Simple definition
An entry load is a fee that mutual fund companies used to charge investors at the time of purchasing fund units. This fee was typically a percentage of the investment amount and was deducted upfront. For instance, if an investor allocated Rs. 1,00,000 to a mutual fund with an entry load of 2%, Rs. 2,000 would be deducted as a fee, and only Rs. 98,000 would be invested in the fund.
The primary purpose of the entry load was to cover distribution and marketing expenses incurred by the mutual fund company. However, this fee directly impacted the amount of money an investor could allocate towards their financial goals, making it a contentious issue among retail investors.
How does an entry load work?
Mechanism and example
Before its abolition, the entry load was calculated as a percentage of the total investment amount.
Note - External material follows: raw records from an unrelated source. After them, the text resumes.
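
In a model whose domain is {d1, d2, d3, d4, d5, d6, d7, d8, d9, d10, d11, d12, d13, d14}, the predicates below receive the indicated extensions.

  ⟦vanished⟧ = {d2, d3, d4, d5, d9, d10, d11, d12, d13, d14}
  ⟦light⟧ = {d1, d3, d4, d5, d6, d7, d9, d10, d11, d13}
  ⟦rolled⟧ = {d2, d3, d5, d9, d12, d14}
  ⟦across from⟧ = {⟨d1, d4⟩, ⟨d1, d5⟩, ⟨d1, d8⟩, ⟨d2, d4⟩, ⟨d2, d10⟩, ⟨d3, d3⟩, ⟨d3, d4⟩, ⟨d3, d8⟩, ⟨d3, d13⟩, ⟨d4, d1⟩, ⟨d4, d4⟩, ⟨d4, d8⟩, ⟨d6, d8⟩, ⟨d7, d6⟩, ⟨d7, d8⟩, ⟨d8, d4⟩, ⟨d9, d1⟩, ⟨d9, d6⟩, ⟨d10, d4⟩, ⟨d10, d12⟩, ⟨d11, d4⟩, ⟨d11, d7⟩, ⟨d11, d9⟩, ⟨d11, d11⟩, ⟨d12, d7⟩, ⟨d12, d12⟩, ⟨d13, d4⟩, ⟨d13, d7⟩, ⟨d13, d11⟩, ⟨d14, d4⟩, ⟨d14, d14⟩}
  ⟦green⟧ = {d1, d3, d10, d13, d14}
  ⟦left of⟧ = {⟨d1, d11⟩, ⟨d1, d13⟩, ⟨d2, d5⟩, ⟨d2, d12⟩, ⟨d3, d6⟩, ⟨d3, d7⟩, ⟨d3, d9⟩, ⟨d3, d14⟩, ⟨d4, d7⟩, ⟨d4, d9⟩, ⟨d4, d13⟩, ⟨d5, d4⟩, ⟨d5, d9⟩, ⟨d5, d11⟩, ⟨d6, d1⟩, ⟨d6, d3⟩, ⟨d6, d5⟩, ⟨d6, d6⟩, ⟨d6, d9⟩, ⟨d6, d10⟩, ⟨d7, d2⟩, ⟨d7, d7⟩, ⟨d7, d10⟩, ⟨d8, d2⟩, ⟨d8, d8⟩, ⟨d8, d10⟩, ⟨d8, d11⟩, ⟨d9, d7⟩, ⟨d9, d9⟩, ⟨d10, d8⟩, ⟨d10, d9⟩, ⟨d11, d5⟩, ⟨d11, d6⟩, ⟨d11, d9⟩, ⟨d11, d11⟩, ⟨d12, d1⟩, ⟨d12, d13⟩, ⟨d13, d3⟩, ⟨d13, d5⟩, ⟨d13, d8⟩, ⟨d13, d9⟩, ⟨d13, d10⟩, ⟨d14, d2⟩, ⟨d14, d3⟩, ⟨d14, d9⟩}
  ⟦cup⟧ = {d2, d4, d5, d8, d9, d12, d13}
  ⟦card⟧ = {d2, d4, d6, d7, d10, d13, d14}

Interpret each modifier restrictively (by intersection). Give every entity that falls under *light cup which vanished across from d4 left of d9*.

⟦which vanished⟧ = ⟦vanished⟧ = {d2, d3, d4, d5, d9, d10, d11, d12, d13, d14}
⟦across from d4⟧ = {x : ⟨x, d4⟩ ∈ ⟦across from⟧} = {d1, d2, d3, d4, d8, d10, d11, d13, d14}
⟦left of d9⟧ = {x : ⟨x, d9⟩ ∈ ⟦left of⟧} = {d3, d4, d5, d6, d9, d10, d11, d13, d14}
⟦cup⟧ = {d2, d4, d5, d8, d9, d12, d13}
… ∩ ⟦which vanished⟧ = {d2, d4, d5, d8, d9, d12, d13} ∩ {d2, d3, d4, d5, d9, d10, d11, d12, d13, d14} = {d2, d4, d5, d9, d12, d13}
… ∩ ⟦across from d4⟧ = {d2, d4, d5, d9, d12, d13} ∩ {d1, d2, d3, d4, d8, d10, d11, d13, d14} = {d2, d4, d13}
… ∩ ⟦left of d9⟧ = {d2, d4, d13} ∩ {d3, d4, d5, d6, d9, d10, d11, d13, d14} = {d4, d13}
… ∩ ⟦light⟧ = {d4, d13} ∩ {d1, d3, d4, d5, d6, d7, d9, d10, d11, d13} = {d4, d13}
So ⟦light cup which vanished across from d4 left of d9⟧ = {d4, d13}.

{d4, d13}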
Here is a step-by-step explanation of how it worked:
- Investment Amount: The investor decides to invest a specific sum in a mutual fund.
- Entry Load Deduction: The mutual fund company deducts the entry load percentage from the investment amount.
- Net Investment: The remaining amount, after the deduction, is used to purchase fund units.
Example:
If an investor wanted to invest Rs. 50,000 in a mutual fund with an entry load of 2%, the calculation would be:
- Entry Load = 2% of Rs. 50,000 = Rs. 1,000
- Net Investment = Rs. 50,000 - Rs. 1,000 = Rs. 49,000
The investor would receive mutual fund units worth Rs. 49,000, reducing the initial capital available for compounding.